I often hear people saying that they don’t know where their money goes. One of the best and easiest ways to keep your spending in check is to have a budget and stick to it. Your budget must be detailed and must have a line item for ‘unbudgeted expenses’; I’ve personally never had a month without this entry. Lastly, your budget must also have room for a little bit of fun – be it a night at the movies, or having some friends over for a braai.
- Try and avoid wasting money on emotional purchases. Sleep on a potential purchase before deciding.
- Take on as little debt as possible.
Something that goes hand-in-hand with this guideline is buying a car. Just because your car payments have finished doesn’t mean you should rush out and buy a new car. If you can save a few years of payments over your life it can be financially meaningful. Also, when buying a car, refer to point 1 above!
There are many more principles besides those that I’ve put forward above, but hopefully, the trend is apparent. The bottom line is that you must make sure that you are a habitual saver from the day you get your first paycheque. Regular saving over a long period has remarkable positive outcomes and can allow average people with average salaries to become rich.
Now that we’ve covered the basics on how to get rich, how do the rich get richer?
One of the most undocumented, and most relevant risks I see is the risk of being overly cautious. Taking appropriate investment risk is probably the biggest determinant of long-term wealth creation. Let’s assume a 40-year working career where you save R3 500 p.m.
A. An annualised net return of 8% results in a future value of R12 299 984;
B. An annualised net return of 10% results in a future value of R22 318 713.
A 25% increase in return results in an almost 100% increase in future value! It’s very easy to be enticed by lower risk (read: less volatile) assets, especially when you’re in a low-return period like the JSE is in now.
Investing is a long-term game; the five-year JSE return is below inflation, but as soon as you look at a meaningful period, it gets better. The 10-year JSE return is above 10% and the 15-year return is above 15%. I’ve used the JSE as an example with no intention to get into a debate about the future of South Africa and our stock market.

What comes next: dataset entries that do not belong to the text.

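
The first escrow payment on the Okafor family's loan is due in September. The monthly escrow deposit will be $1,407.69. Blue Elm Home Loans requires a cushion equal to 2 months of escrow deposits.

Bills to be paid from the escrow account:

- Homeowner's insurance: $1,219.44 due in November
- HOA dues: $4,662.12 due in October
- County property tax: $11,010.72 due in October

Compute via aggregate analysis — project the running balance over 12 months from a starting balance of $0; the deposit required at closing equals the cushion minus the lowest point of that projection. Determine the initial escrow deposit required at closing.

$15,672.84

Cushion = 2 × $1,407.69 = $2,815.38
Trial balance (start $0, +$1,407.69 each month, − disbursements):
  Sep: +$1,407.69 → $1,407.69
  Oct: +$1,407.69 − $15,672.84 → -$12,857.46
  Nov: +$1,407.69 − $1,219.44 → -$12,669.21
  Dec: +$1,407.69 → -$11,261.52
  Jan: +$1,407.69 → -$9,853.83
  Feb: +$1,407.69 → -$8,446.14
  Mar: +$1,407.69 → -$7,038.45
  Apr: +$1,407.69 → -$5,630.76
  May: +$1,407.69 → -$4,223.07
  Jun: +$1,407.69 → -$2,815.38
  Jul: +$1,407.69 → -$1,407.69
  Aug: +$1,407.69 → $0.00
Lowest trial balance = -$12,857.46 (Oct)
Initial deposit = cushion − low point = $2,815.38 − (-$12,857.46) = $15,672.84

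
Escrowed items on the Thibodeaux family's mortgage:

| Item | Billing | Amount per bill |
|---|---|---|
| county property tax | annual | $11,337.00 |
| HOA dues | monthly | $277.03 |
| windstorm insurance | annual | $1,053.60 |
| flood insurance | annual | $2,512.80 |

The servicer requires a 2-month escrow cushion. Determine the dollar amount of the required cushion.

$3,037.96

County property tax = $11,337.00/yr
HOA dues = $277.03 × 12 = $3,324.36/yr
Windstorm insurance = $1,053.60/yr
Flood insurance = $2,512.80/yr
Annual escrow total = $18,227.76
Per month = $18,227.76 / 12 = $1,518.98
Required cushion = 2 × $1,518.98 = $3,037.96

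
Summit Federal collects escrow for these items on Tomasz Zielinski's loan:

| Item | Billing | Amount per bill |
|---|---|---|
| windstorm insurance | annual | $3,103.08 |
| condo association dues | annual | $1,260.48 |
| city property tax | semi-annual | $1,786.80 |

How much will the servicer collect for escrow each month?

$661.43

Windstorm insurance = $3,103.08 per year
Condo association dues = $1,260.48 per year
City property tax = $1,786.80 × 2 = $3,573.60 per year
Total per year = $3,103.08 + $1,260.48 + $3,573.60 = $7,937.16
Base monthly escrow = $7,937.16 ÷ 12 = $661.43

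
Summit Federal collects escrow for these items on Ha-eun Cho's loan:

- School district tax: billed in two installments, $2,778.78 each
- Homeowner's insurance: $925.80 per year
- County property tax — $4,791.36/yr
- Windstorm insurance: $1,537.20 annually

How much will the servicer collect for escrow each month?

School district tax = $2,778.78 × 2 = $5,557.56 annually
Homeowner's insurance = $925.80 annually
County property tax = $4,791.36 annually
Windstorm insurance = $1,537.20 annually
Combined annual = $5,557.56 + $925.80 + $4,791.36 + $1,537.20 = $12,811.92
Per month = $12,811.92 / 12 = $1,067.66

$1,067.66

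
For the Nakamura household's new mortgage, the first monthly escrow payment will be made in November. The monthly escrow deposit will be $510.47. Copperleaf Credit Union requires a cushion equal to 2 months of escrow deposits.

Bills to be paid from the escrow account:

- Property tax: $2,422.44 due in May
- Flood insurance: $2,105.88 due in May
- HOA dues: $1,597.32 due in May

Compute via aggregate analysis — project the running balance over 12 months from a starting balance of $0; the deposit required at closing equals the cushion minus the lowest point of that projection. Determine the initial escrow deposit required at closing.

$3,573.29

Cushion = 2 × $510.47 = $1,020.94
Trial balance (start $0, +$510.47 each month, − disbursements):
  Nov: +$510.47 → $510.47
  Dec: +$510.47 → $1,020.94
  Jan: +$510.47 → $1,531.41
  Feb: +$510.47 → $2,041.88
  Mar: +$510.47 → $2,552.35
  Apr: +$510.47 → $3,062.82
  May: +$510.47 − $6,125.64 → -$2,552.35
  Jun: +$510.47 → -$2,041.88
  Jul: +$510.47 → -$1,531.41
  Aug: +$510.47 → -$1,020.94
  Sep: +$510.47 → -$510.47
  Oct: +$510.47 → $0.00
Lowest trial balance = -$2,552.35 (May)
Initial deposit = cushion − low point = $1,020.94 − (-$2,552.35) = $3,573.29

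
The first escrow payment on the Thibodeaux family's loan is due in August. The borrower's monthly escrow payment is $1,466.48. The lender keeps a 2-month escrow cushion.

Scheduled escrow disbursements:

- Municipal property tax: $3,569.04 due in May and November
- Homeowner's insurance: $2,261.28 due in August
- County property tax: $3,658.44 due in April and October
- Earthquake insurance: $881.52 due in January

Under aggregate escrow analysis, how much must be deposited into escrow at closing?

$6,555.80

Cushion = 2 × $1,466.48 = $2,932.96
Trial balance (start $0, +$1,466.48 each month, − disbursements):
  Aug: +$1,466.48 − $2,261.28 → -$794.80
  Sep: +$1,466.48 → $671.68
  Oct: +$1,466.48 − $3,658.44 → -$1,520.28
  Nov: +$1,466.48 − $3,569.04 → -$3,622.84
  Dec: +$1,466.48 → -$2,156.36
  Jan: +$1,466.48 − $881.52 → -$1,571.40
  Feb: +$1,466.48 → -$104.92
  Mar: +$1,466.48 → $1,361.56
  Apr: +$1,466.48 − $3,658.44 → -$830.40
  May: +$1,466.48 − $3,569.04 → -$2,932.96
  Jun: +$1,466.48 → -$1,466.48
  Jul: +$1,466.48 → $0.00
Lowest trial balance = -$3,622.84 (Nov)
Initial deposit = cushion − low point = $2,932.96 − (-$3,622.84) = $6,555.80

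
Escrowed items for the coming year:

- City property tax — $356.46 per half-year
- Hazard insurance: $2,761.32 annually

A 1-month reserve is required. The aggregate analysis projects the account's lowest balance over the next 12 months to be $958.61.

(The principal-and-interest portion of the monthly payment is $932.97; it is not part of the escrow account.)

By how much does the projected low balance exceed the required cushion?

$669.09

City property tax: $356.46 × 2 = $712.92
Hazard insurance: $2,761.32
Annual escrow total = $3,474.24
Base monthly escrow = $3,474.24 / 12 = $289.52
Required cushion = 1 × $289.52 = $289.52
Excess over cushion: $958.61 − $289.52 = $669.09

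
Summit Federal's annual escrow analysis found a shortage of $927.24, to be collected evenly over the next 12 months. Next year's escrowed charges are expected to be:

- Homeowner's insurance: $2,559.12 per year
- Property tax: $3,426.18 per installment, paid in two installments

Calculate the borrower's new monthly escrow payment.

$861.56

Homeowner's insurance = $2,559.12
Property tax = $3,426.18 × 2 = $6,852.36
Yearly total = $9,411.48
Monthly escrow = $9,411.48 / 12 = $784.29
Shortage spread = $927.24 / 12 = $77.27/mo
New monthly escrow = $784.29 + $77.27 = $861.56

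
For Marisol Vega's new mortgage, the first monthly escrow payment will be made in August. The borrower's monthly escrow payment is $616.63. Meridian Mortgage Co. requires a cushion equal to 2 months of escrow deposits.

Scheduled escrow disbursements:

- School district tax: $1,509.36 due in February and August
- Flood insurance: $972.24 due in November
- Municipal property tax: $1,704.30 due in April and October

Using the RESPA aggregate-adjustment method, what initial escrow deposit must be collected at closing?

$3,083.15

Cushion = 2 × $616.63 = $1,233.26
Trial balance (start $0, +$616.63 each month, − disbursements):
  Aug: +$616.63 − $1,509.36 → -$892.73
  Sep: +$616.63 → -$276.10
  Oct: +$616.63 − $1,704.30 → -$1,363.77
  Nov: +$616.63 − $972.24 → -$1,719.38
  Dec: +$616.63 → -$1,102.75
  Jan: +$616.63 → -$486.12
  Feb: +$616.63 − $1,509.36 → -$1,378.85
  Mar: +$616.63 → -$762.22
  Apr: +$616.63 − $1,704.30 → -$1,849.89
  May: +$616.63 → -$1,233.26
  Jun: +$616.63 → -$616.63
  Jul: +$616.63 → $0.00
Lowest trial balance = -$1,849.89 (Apr)
Initial deposit = cushion − low point = $1,233.26 − (-$1,849.89) = $3,083.15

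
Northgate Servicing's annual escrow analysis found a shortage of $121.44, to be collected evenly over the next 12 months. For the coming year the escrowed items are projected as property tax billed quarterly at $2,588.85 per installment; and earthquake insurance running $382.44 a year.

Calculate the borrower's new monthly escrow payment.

Property tax — $2,588.85 × 4 = $10,355.40 annually
Earthquake insurance — $382.44 annually
Combined annual = $10,737.84
Monthly = $10,737.84 / 12 = $894.82
Shortage spread = $121.44 / 12 = $10.12/mo
Adjusted monthly = $894.82 + $10.12 = $904.94

$904.94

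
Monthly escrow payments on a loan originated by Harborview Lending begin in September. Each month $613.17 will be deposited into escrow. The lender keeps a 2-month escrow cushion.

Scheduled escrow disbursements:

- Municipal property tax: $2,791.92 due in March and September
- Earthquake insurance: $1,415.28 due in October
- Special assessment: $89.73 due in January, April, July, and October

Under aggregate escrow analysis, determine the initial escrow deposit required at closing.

Cushion = 2 × $613.17 = $1,226.34
Trial balance (start $0, +$613.17 each month, − disbursements):
  Sep: +$613.17 − $2,791.92 → -$2,178.75
  Oct: +$613.17 − $1,505.01 → -$3,070.59
  Nov: +$613.17 → -$2,457.42
  Dec: +$613.17 → -$1,844.25
  Jan: +$613.17 − $89.73 → -$1,320.81
  Feb: +$613.17 → -$707.64
  Mar: +$613.17 − $2,791.92 → -$2,886.39
  Apr: +$613.17 − $89.73 → -$2,362.95
  May: +$613.17 → -$1,749.78
  Jun: +$613.17 → -$1,136.61
  Jul: +$613.17 − $89.73 → -$613.17
  Aug: +$613.17 → $0.00
Lowest trial balance = -$3,070.59 (Oct)
Initial deposit = cushion − low point = $1,226.34 − (-$3,070.59) = $4,296.93

$4,296.93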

The point is that people who accumulate wealth and grow it can do so by having a long-term goal with appropriate risk. The rich get richer by putting their money to work, which means investing in a well-diversified, growth-focused portfolio. Here are a few more thoughts:
- You shouldn’t spend spontaneously, nor must you invest spontaneously. Take your time to assess your alternatives and then stop along the way to reassess them.
- Choose investments that predominantly have some kind of yield, like dividends, and then reinvest them over time, earning dividends, or other types of yield and the reinvestment thereof contributes more to overall growth than capital growth.
- If you don’t have time to do in-depth initial research on your own, as well as ongoing monitoring and due diligence of your investments, then hire a professional (who’s accountable) to do it for you.
- Don’t move in and out of investments without good reason. If you fixate on short-term performance, you will end up buying high and selling low.
- Pay careful attention to costs. Your return is going to be enhanced by whatever costs you can save. Costs are not only the fees you pay, consider things like tax, which could diminish return:
- Selling an asset triggers capital gains tax which ultimately takes away from your return.
- It’s not only about tax spent, but tax saved. Think of something like a tax-free savings account.
Being too cost-focused can be destructive to returns, so try and have a balanced approach.
Save early, save as much as you can and invest in appropriately risky assets. Do this, and you can get rich – and keep getting richer.
My parting thought: if you have kids, start an investment for them early on in their life. More importantly, teach them good money habits that they can take to adulthood.